Mohan Bikram Singh reprit la tête du PCN(Masāl) et Mohan Baidya celle du PCN(Maṡāl). Si Pushpa Kamal Dahal opta immédiatement pour la ligne dissidente plus radicale de Baidya, Baburam Bhattarai resta fidèle à son mentor. Quelques années plus tard, Pushpa Kamal Dahal, avait pris l’ascendant sur Mohan Baidya pour devenir Secrétaire Général du PCN(Maṡāl) en 1989.

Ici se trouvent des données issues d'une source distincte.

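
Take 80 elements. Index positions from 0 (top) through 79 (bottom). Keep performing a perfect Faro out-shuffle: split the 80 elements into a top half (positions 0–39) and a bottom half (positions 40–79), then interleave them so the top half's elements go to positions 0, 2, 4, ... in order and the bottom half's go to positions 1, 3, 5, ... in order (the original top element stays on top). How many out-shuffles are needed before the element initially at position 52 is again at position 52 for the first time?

39

Follow position 52 under repeated out-shuffles:
52 → 25 → 50 → 21 → 42 → 5 → 10 → 20 → ... → 52 (length 39)
It first returns after 39 out-shuffles.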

Du PCN(Masāl) au PCN(Maṡāl)

Un simple point au-dessus d’une lettre est la seule différence entre les noms des deux partis, comme pour témoigner de divergences idéologiques somme toute assez mineures entre ces mouvements. Ces derniers unirent leurs forces en 1990 pour orchestrer un immense soulèvement populaire connu sous le nom de jana āndolan. Pour mettre fin à cette insurrection, le roi promulgua une nouvelle constitution et convoqua des élections législatives. La coalition entre les deux factions maoïstes rivales ne survécût pas à cette embryon de démocratie.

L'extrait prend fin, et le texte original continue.